Objective: To assess potential health impacts relating to the use of e-cigarettes, a series of studies were conducted using e-cigarettes and standard tobacco cigarettes.
Methods and materials: Four different high nicotine e-liquids were vaporized in two sets of experiments by generic 2-piece e-cigarettes to collect emissions and assess indoor air concentrations of common tobacco smoke by products. Tobacco cigarette smoke tests were conducted for comparison.

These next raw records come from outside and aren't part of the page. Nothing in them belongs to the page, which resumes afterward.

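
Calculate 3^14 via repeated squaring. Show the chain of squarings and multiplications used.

Computing 3^14 by squaring (build up from 3^1; each line after the first costs one multiplication):

3^1 = 3
3^2 = (3^1)^2 = 3^2 = 9
3^3 = 3 * 3^2 = 3 * 9 = 27
3^6 = (3^3)^2 = 27^2 = 729
3^7 = 3 * 3^6 = 3 * 729 = 2187
3^14 = (3^7)^2 = 2187^2 = 4782969

Result: 4782969
Multiplications needed: 5 (5 lines after 3^1)

3^14 = 4782969. Using exponentiation by squaring, this requires 5 multiplications. The key idea: if the exponent is even, square the half-power; if odd, multiply by the base once.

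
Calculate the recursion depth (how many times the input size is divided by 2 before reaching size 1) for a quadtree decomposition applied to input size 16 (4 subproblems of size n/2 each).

For divide and conquer with division factor 2:

Problem sizes at each level:
Level 0: 16
Level 1: 8
Level 2: 4
Level 3: 2
Level 4: 1

The root is level 0 and the size-1 base case is level 4 (the tree spans levels 0 through 4, i.e. 5 levels counting the root), so the depth is the number of divisions: log_2(16) = 4

The recursion tree depth is log_2(16) = 4. At each level, the problem size is divided by 2, so it takes 4 divisions to reduce to a base case of size 1. The algorithm makes 4 recursive calls at each level.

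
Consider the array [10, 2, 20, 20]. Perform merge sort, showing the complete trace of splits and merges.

Merge sort trace:

Split: [10, 2, 20, 20] -> [10, 2] and [20, 20]
  Split: [10, 2] -> [10] and [2]
  Merge: [10] + [2] -> [2, 10]
  Split: [20, 20] -> [20] and [20]
  Merge: [20] + [20] -> [20, 20]
Merge: [2, 10] + [20, 20] -> [2, 10, 20, 20]

Final sorted array: [2, 10, 20, 20]

The merge sort proceeds by recursively splitting the array and merging sorted halves.
After all merges, the sorted array is [2, 10, 20, 20].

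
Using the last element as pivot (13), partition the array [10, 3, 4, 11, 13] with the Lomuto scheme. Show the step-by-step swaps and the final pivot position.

Lomuto partition with pivot = 13:

Initial array: [10, 3, 4, 11, 13]

arr[0]=10 <= 13: swap with position 0, array becomes [10, 3, 4, 11, 13]
arr[1]=3 <= 13: swap with position 1, array becomes [10, 3, 4, 11, 13]
arr[2]=4 <= 13: swap with position 2, array becomes [10, 3, 4, 11, 13]
arr[3]=11 <= 13: swap with position 3, array becomes [10, 3, 4, 11, 13]

Place pivot at position 4: [10, 3, 4, 11, 13]
Pivot position: 4

After partitioning with pivot 13, the array becomes [10, 3, 4, 11, 13]. The pivot is placed at index 4. All elements to the left of the pivot are <= 13, and all elements to the right are > 13.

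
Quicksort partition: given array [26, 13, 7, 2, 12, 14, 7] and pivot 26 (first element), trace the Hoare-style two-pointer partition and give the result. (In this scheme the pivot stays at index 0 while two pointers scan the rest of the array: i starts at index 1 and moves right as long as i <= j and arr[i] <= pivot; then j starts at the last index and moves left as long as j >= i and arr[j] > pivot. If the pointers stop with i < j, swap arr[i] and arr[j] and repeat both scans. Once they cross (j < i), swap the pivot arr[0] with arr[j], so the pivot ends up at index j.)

Hoare-style two-pointer partition with pivot = 26:

Initial array: [26, 13, 7, 2, 12, 14, 7]

Pointers start at i = 1, j = 6.
i ends at 7, j ends at 6: the pointers have crossed (j < i), so scanning stops.

Swap pivot arr[0] with arr[6] to place pivot at position 6: [7, 13, 7, 2, 12, 14, 26]
Pivot position: 6

After partitioning with pivot 26, the array becomes [7, 13, 7, 2, 12, 14, 26]. The pivot is placed at index 6. All elements to the left of the pivot are <= 26, and all elements to the right are > 26.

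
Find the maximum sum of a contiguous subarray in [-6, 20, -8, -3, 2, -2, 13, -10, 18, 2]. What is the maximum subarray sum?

Using Kadane's algorithm on [-6, 20, -8, -3, 2, -2, 13, -10, 18, 2]:

Scanning through the array:
Position 1 (value 20): max_ending_here = 20, max_so_far = 20
Position 2 (value -8): max_ending_here = 12, max_so_far = 20
Position 3 (value -3): max_ending_here = 9, max_so_far = 20
Position 4 (value 2): max_ending_here = 11, max_so_far = 20
Position 5 (value -2): max_ending_here = 9, max_so_far = 20
Position 6 (value 13): max_ending_here = 22, max_so_far = 22
Position 7 (value -10): max_ending_here = 12, max_so_far = 22
Position 8 (value 18): max_ending_here = 30, max_so_far = 30
Position 9 (value 2): max_ending_here = 32, max_so_far = 32

Maximum subarray: [20, -8, -3, 2, -2, 13, -10, 18, 2]
Maximum sum: 32

The maximum subarray is [20, -8, -3, 2, -2, 13, -10, 18, 2] with sum 32. This subarray runs from index 1 to index 9.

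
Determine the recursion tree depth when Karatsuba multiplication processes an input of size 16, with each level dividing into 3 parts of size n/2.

For divide and conquer with division factor 2:

Problem sizes at each level:
Level 0: 16
Level 1: 8
Level 2: 4
Level 3: 2
Level 4: 1

The root is level 0 and the size-1 base case is level 4 (the tree spans levels 0 through 4, i.e. 5 levels counting the root), so the depth is the number of divisions: log_2(16) = 4

The recursion tree depth is log_2(16) = 4. At each level, the problem size is divided by 2, so it takes 4 divisions to reduce to a base case of size 1. The algorithm makes 3 recursive calls at each level.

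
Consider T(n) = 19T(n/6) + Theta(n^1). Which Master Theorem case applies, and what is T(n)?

Master Theorem for T(n) = 19T(n/6) + O(n^1):

a = 19, b = 6, c = 1
log_b(a) = log_6(19) = 1.6433

Case 1: c = 1 < log_6(19) = 1.6433
T(n) = O(n^(log_6 19))

For T(n) = 19T(n/6) + O(n^1): log_6(19) = 1.6433. This is Case 1 of the Master Theorem (c < log_b(a), work dominated by leaves), giving O(n^(log_6 19)).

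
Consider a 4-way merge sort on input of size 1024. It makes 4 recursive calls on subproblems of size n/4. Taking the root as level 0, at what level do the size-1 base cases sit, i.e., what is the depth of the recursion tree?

For divide and conquer with division factor 4:

Problem sizes at each level:
Level 0: 1024
Level 1: 256
Level 2: 64
Level 3: 16
Level 4: 4
Level 5: 1

The root is level 0 and the size-1 base case is level 5 (the tree spans levels 0 through 5, i.e. 6 levels counting the root), so the depth is the number of divisions: log_4(1024) = 5

The recursion tree depth is log_4(1024) = 5. At each level, the problem size is divided by 4, so it takes 5 divisions to reduce to a base case of size 1. The algorithm makes 4 recursive calls at each level.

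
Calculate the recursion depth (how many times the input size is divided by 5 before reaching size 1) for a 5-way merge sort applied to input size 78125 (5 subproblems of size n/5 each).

For divide and conquer with division factor 5:

Problem sizes at each level:
Level 0: 78125
Level 1: 15625
Level 2: 3125
Level 3: 625
Level 4: 125
Level 5: 25
Level 6: 5
Level 7: 1

The root is level 0 and the size-1 base case is level 7 (the tree spans levels 0 through 7, i.e. 8 levels counting the root), so the depth is the number of divisions: log_5(78125) = 7

The recursion tree depth is log_5(78125) = 7. At each level, the problem size is divided by 5, so it takes 7 divisions to reduce to a base case of size 1. The algorithm makes 5 recursive calls at each level.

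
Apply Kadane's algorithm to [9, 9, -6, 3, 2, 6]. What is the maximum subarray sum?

Using Kadane's algorithm on [9, 9, -6, 3, 2, 6]:

Scanning through the array:
Position 1 (value 9): max_ending_here = 18, max_so_far = 18
Position 2 (value -6): max_ending_here = 12, max_so_far = 18
Position 3 (value 3): max_ending_here = 15, max_so_far = 18
Position 4 (value 2): max_ending_here = 17, max_so_far = 18
Position 5 (value 6): max_ending_here = 23, max_so_far = 23

Maximum subarray: [9, 9, -6, 3, 2, 6]
Maximum sum: 23

The maximum subarray is [9, 9, -6, 3, 2, 6] with sum 23. This subarray runs from index 0 to index 5.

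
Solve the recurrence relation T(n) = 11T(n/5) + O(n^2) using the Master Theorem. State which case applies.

Master Theorem for T(n) = 11T(n/5) + O(n^2):

a = 11, b = 5, c = 2
log_b(a) = log_5(11) = 1.4899

Case 3: c = 2 > log_5(11) = 1.4899
T(n) = O(n^2) = O(n^2)

For T(n) = 11T(n/5) + O(n^2): log_5(11) = 1.4899. This is Case 3 of the Master Theorem (c > log_b(a), work dominated by root), giving O(n^2).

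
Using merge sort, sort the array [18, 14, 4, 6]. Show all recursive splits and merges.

Merge sort trace:

Split: [18, 14, 4, 6] -> [18, 14] and [4, 6]
  Split: [18, 14] -> [18] and [14]
  Merge: [18] + [14] -> [14, 18]
  Split: [4, 6] -> [4] and [6]
  Merge: [4] + [6] -> [4, 6]
Merge: [14, 18] + [4, 6] -> [4, 6, 14, 18]

Final sorted array: [4, 6, 14, 18]

The merge sort proceeds by recursively splitting the array and merging sorted halves.
After all merges, the sorted array is [4, 6, 14, 18].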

Results: Comparisons of pollutant concentrations were made between e-cigarette vapor and tobacco smoke samples. Pollutants included VOCs, carbonyls, PAHs, nicotine, TSNAs, and glycols. From these results, risk analyses were conducted based on dilution into a 40 m³ room and standard toxicological data. Non-cancer risk analysis revealed "No Significant Risk" of harm to human health for vapor samples from e-liquids (A-D). In contrast, for tobacco smoke most findings markedly exceeded risk limits indicating a condition of "Significant Risk" of harm to human health. With regard to cancer risk analysis, no vapor sample from e-liquids A-D exceeded the risk limit for either children or adults. The tobacco smoke sample approached the risk limits for adult exposure.
Conclusions: For all byproducts measured, electronic cigarettes produce very small exposures relative to tobacco cigarettes. The study indicates no apparent risk to human health from e-cigarette emissions based on the compounds analyzed.